Last edited 1 year ago by Mark Duffett
James N
James N
1 year ago

“Sweden… 20th out of 28 European countries in terms of deaths from Covid per capita.”

Aaand? You should also note here all of the lockdown casualties they avoided. And the fact that their country isn’t falling apart at the seams with violence might also be worth something for years to come. But this was all obvious from the start to anyone with half a brain.

Sam Brown
Sam Brown
1 year ago

The Swedes just guessed right – they were lucky.

M. M.
M. M.
1 year ago

Finn McRedmond wrote, “Two new studies show that, in different ways, Sweden seems to have escaped the most harmful secondary impacts that other countries showed.”

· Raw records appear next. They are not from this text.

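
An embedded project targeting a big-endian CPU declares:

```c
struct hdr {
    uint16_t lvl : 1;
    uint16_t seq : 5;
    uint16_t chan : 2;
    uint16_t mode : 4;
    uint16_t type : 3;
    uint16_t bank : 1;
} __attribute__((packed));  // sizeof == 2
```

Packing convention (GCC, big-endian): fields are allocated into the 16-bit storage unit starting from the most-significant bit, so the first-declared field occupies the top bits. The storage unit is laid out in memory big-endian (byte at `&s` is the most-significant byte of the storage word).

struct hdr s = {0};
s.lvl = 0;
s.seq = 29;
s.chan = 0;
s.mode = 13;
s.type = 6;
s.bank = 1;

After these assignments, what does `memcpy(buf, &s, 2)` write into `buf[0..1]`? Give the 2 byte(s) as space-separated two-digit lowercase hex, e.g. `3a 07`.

[15+:1] lvl=0 & 0x1 = 0x0; word=0x0000
[10+:5] seq=29 & 0x1f = 0x1d; word=0x7400
[8+:2] chan=0 & 0x3 = 0x0; word=0x7400
[4+:4] mode=13 & 0xf = 0xd; word=0x74d0
[1+:3] type=6 & 0x7 = 0x6; word=0x74dc
[0+:1] bank=1 & 0x1 = 0x1; word=0x74dd
word = 0x74dd → big-endian bytes:
  [0]=0x74  [1]=0xdd

74 dd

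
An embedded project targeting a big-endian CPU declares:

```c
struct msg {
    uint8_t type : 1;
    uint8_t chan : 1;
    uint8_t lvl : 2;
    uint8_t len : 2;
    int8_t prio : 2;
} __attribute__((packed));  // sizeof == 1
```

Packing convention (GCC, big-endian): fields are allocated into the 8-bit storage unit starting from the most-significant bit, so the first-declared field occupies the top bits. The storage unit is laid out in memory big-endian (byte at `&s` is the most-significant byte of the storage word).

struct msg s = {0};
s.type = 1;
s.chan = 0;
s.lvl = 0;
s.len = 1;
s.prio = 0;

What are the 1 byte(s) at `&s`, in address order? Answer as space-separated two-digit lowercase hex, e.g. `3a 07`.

84

type (1b) val=1 bits=0x1 at bit 7: 0x80
chan (1b) val=0 bits=0x0 at bit 6: 0x80
lvl (2b) val=0 bits=0x0 at bit 4: 0x80
len (2b) val=1 bits=0x1 at bit 2: 0x84
prio (2b) val=0 bits=0x0 at bit 0: 0x84
word = 0x84 → big-endian bytes:
  [0]=0x84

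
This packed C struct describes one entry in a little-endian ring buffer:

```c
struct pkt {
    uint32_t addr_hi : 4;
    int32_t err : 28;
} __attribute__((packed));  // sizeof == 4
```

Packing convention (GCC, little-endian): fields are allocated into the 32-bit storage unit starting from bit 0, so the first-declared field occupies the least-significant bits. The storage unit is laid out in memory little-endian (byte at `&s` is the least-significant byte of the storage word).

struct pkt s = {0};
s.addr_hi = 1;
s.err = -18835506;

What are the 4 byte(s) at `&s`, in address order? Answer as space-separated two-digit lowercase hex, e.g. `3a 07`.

e1 7c 09 ee

addr_hi:4 = 1 → 0x1 << 0 → word 0x00000001
err:28 = -18835506 → 0xee097ce << 4 → word 0xee097ce1
word = 0xee097ce1 → little-endian bytes:
  [0]=0xe1  [1]=0x7c  [2]=0x09  [3]=0xee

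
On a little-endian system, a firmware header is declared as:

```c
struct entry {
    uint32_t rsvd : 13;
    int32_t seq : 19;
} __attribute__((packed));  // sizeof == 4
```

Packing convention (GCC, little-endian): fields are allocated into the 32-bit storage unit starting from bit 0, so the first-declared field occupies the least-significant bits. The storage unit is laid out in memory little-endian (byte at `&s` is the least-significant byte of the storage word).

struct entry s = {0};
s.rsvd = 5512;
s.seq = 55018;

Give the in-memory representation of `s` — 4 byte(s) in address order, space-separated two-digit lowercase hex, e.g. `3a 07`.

[0+:13] rsvd=5512 & 0x1fff = 0x1588; word=0x00001588
[13+:19] seq=55018 & 0x7ffff = 0xd6ea; word=0x1add5588
word = 0x1add5588 → little-endian bytes:
  [0]=0x88  [1]=0x55  [2]=0xdd  [3]=0x1a

88 55 dd 1a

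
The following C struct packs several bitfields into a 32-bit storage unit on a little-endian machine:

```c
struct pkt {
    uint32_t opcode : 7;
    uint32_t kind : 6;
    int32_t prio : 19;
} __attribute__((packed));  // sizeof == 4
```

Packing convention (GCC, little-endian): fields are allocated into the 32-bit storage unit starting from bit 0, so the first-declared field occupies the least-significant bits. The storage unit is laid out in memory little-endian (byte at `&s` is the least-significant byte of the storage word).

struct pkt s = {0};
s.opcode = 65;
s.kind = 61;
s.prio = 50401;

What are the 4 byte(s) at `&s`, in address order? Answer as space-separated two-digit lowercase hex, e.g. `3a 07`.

c1 3e 9c 18

[0+:7] opcode=65 & 0x7f = 0x41; word=0x00000041
[7+:6] kind=61 & 0x3f = 0x3d; word=0x00001ec1
[13+:19] prio=50401 & 0x7ffff = 0xc4e1; word=0x189c3ec1
word = 0x189c3ec1 → little-endian bytes:
  [0]=0xc1  [1]=0x3e  [2]=0x9c  [3]=0x18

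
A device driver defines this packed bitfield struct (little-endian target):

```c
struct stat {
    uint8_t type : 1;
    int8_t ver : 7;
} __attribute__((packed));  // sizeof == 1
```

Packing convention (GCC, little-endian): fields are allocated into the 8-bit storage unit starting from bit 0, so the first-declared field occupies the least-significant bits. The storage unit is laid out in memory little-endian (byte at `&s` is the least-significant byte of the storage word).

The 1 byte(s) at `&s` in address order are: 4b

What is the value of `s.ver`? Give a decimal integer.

[0]=0x4b (little-endian) → word 0x4b
type:1 @ bit 0 → (0x4b>>0)&0x1 = 0x1
ver:7 @ bit 1 → (0x4b>>1)&0x7f = 0x25  ←
ver signed 7b, MSB=0: value = 37

37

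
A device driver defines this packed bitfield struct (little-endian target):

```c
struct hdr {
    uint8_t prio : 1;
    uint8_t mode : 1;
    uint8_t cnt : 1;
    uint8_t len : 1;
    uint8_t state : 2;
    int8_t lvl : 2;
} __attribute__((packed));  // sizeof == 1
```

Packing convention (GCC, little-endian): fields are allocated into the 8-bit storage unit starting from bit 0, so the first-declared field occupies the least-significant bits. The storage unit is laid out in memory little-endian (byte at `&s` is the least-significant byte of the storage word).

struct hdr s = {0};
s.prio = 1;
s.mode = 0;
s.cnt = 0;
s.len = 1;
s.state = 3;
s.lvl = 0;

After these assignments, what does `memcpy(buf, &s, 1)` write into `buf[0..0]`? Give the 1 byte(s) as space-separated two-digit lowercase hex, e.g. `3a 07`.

39

prio:1 = 1 → 0x1 << 0 → word 0x01
mode:1 = 0 → 0x0 << 1 → word 0x01
cnt:1 = 0 → 0x0 << 2 → word 0x01
len:1 = 1 → 0x1 << 3 → word 0x09
state:2 = 3 → 0x3 << 4 → word 0x39
lvl:2 = 0 → 0x0 << 6 → word 0x39
word = 0x39 → little-endian bytes:
  [0]=0x39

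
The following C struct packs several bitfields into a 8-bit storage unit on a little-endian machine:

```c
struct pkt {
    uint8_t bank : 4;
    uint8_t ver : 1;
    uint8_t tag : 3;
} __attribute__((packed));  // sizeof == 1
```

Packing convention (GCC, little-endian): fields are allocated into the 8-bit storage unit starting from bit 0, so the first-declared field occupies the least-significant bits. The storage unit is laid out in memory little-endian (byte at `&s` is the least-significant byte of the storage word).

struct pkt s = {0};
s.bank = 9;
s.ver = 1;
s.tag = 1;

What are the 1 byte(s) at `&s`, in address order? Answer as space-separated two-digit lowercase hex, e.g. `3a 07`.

bank:4 = 9 → 0x9 << 0 → word 0x09
ver:1 = 1 → 0x1 << 4 → word 0x19
tag:3 = 1 → 0x1 << 5 → word 0x39
word = 0x39 → little-endian bytes:
  [0]=0x39

39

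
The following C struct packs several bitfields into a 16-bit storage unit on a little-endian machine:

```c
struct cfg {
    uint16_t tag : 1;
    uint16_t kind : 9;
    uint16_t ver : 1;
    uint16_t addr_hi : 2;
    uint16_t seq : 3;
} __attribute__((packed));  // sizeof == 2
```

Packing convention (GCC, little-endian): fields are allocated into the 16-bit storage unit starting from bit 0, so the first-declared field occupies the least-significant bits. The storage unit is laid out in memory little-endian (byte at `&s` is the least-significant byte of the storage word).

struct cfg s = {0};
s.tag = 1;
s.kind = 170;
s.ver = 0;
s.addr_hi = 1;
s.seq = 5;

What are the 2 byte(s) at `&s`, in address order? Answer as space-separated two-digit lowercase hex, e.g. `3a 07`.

55 a9

tag:1 = 1 → 0x1 << 0 → word 0x0001
kind:9 = 170 → 0xaa << 1 → word 0x0155
ver:1 = 0 → 0x0 << 10 → word 0x0155
addr_hi:2 = 1 → 0x1 << 11 → word 0x0955
seq:3 = 5 → 0x5 << 13 → word 0xa955
word = 0xa955 → little-endian bytes:
  [0]=0x55  [1]=0xa9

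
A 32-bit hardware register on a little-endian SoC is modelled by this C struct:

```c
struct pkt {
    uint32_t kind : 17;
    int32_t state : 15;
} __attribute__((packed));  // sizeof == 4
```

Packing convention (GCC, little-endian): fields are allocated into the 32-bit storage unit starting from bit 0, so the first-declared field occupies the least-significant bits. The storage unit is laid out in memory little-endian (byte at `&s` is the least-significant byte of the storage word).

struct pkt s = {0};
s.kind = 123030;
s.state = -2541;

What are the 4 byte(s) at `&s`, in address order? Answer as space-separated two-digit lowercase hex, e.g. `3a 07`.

96 e0 27 ec

kind (17b) val=123030 bits=0x1e096 at bit 0: 0x0001e096
state (15b) val=-2541 bits=0x7613 at bit 17: 0xec27e096
word = 0xec27e096 → little-endian bytes:
  [0]=0x96  [1]=0xe0  [2]=0x27  [3]=0xec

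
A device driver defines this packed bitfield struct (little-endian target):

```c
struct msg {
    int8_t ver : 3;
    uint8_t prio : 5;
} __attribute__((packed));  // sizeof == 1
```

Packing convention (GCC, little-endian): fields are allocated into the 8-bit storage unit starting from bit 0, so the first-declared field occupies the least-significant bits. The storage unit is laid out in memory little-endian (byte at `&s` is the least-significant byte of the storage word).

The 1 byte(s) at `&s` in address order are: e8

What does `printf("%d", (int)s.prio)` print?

[0]=0xe8 (little-endian) → word 0xe8
ver:3 @ bit 0 → (0xe8>>0)&0x7 = 0x0
prio:5 @ bit 3 → (0xe8>>3)&0x1f = 0x1d  ←

29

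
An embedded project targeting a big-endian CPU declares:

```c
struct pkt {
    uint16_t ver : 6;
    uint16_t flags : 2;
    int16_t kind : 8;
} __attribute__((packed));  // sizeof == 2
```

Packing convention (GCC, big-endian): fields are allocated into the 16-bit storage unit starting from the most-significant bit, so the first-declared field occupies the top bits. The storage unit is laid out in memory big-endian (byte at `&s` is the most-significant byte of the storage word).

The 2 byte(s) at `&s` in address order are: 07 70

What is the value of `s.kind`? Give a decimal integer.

[0]=0x07 [1]=0x70 (big-endian) → word 0x0770
ver [10+:6] = (word>>10) & 0x3f = 1
flags [8+:2] = (word>>8) & 0x3 = 3
kind [0+:8] = (word>>0) & 0xff = 112  ←
kind signed 8b, MSB=0: value = 112

112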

The Western nation which produced the best response is Japan. It has a single, dominant Western culture. In the one-year period from March 2020 to March 2021, the number of excess death in Japan is negative.

Exhibiting a high rate of excess deaths, the United States produced a much worse response to the pandemic than either Sweden or Japan.

By 2040, the United States will cease being a Western nation, due to open borders. By 2040, most Americans will reject Western culture, and Hispanic culture will dominate. In California, most residents already reject Western culture, and Hispanic culture dominates.

The non-Western cultures in the United States severely damaged its response to the pandemic. For decades, the supporters of open borders have claimed that multicultural diversity (fueled by legal or illegal immigration) makes American organizations and processes superior to the organizations and processes in nations like Japan. The pandemic has proven that this claim is a lie.

Hispanic culture is extremely damaging to American society.

Get more info about this issue.

Jim Stanton
Jim Stanton
1 year ago
Reply to  M. M.

The Western culture response WAS the problem. The groups who didn’t tow the line here in the US were right all along. Most people who towed the Western culture response were and are sheep. Swedens response was just an inconvenient truth to the Globalist agenda which WAS the response of most Western nations.